For launch based workflows, many parallel debuggers and correctness tools provide templates for SLURM or other batch systems. You configure the number of nodes, ranks, and threads, and the tool constructs an appropriate job script or submission command. The debugger's back end processes then run as part of the allocated job and communicate back to the front end over the network. From your perspective this hides the details of distributed launching, but it is still subject to queue policies and resource limits.

Attach based workflows start with a normal job submission. You include options that prevent the job from progressing too far before you attach, such as waiting for user input or sleeping in an early phase. Once the job is running on compute nodes, you use the debugger front end to locate the job and connect to its processes. This method is useful for reproducing bugs that appear only in the normal execution environment with realistic job scripts.

On many HPC systems the debugger graphical interface does not run directly on the compute nodes. Instead, it runs on a login node or on your local workstation and connects to back end agents started in the job allocation. To use a graphical interface securely across the network, clusters often require SSH tunneling or specific remote desktop solutions. Text based interfaces, including the command line mode of many tools, avoid graphical issues and are often easier to integrate with batch systems.

Because cluster policies restrict long interactive sessions, you must be aware of time limits on interactive allocations. This affects how you plan debugging sessions. It is common to start with short allocations and small problem sizes and extend only when necessary. For large jobs, you may rely more on postmortem debugging, examining core files, logs, and traces from failed runs, rather than on live interaction.

Never attempt to bypass the scheduler when running debuggers or correctness tools. All debugging activity must respect allocation, time, and node usage policies of the HPC system.

Choosing the Right Tool for the Situation

With many categories of tools available, it is important to match the tool to the type of bug and the scale of the problem.

For consistent crashes in a single rank or thread, start with a traditional debugger like gdb on a reduced input. Combine it with address and undefined behavior sanitizers built into the compiler to quickly catch memory violations and language level errors.

For suspected race conditions or memory leaks in threaded codes, use thread and memory sanitizers or tools like Valgrind on very small test cases.
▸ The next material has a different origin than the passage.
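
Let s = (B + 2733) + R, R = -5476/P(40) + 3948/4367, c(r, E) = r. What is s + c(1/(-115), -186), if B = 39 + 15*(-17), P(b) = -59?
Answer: 77355553222/29630095 ≈ 2610.7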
Narrow down the offending region and only then switch to interactive debugging if needed.

For MPI level issues such as hangs in collectives, mismatched sends and receives, or rank dependent behavior, employ a parallel debugger on a job with a moderate number of ranks. Use the debugger's aggregated communication views and deadlock detection to understand which ranks disagree about the communication pattern.

For problems that involve both CPU and GPU, check vendor recommended GPU debuggers and device side checkers. Focus first on verifying correct data movement and kernel launches, then debug kernel logic if incorrect results persist.

For elusive bugs that appear only at large scale, rely on traces and logs, possibly with lightweight correctness checks enabled. Analyse patterns offline to generate hypotheses. Then reproduce the behavior at smaller scale under interactive debuggers and correctness tools.

Finally, remember that building your code with debug symbols and without aggressive optimization is essential for effective source level debugging. Release builds are optimized for performance, but they often obscure line level behavior and may inline or reorder code so that stepping through it becomes confusing.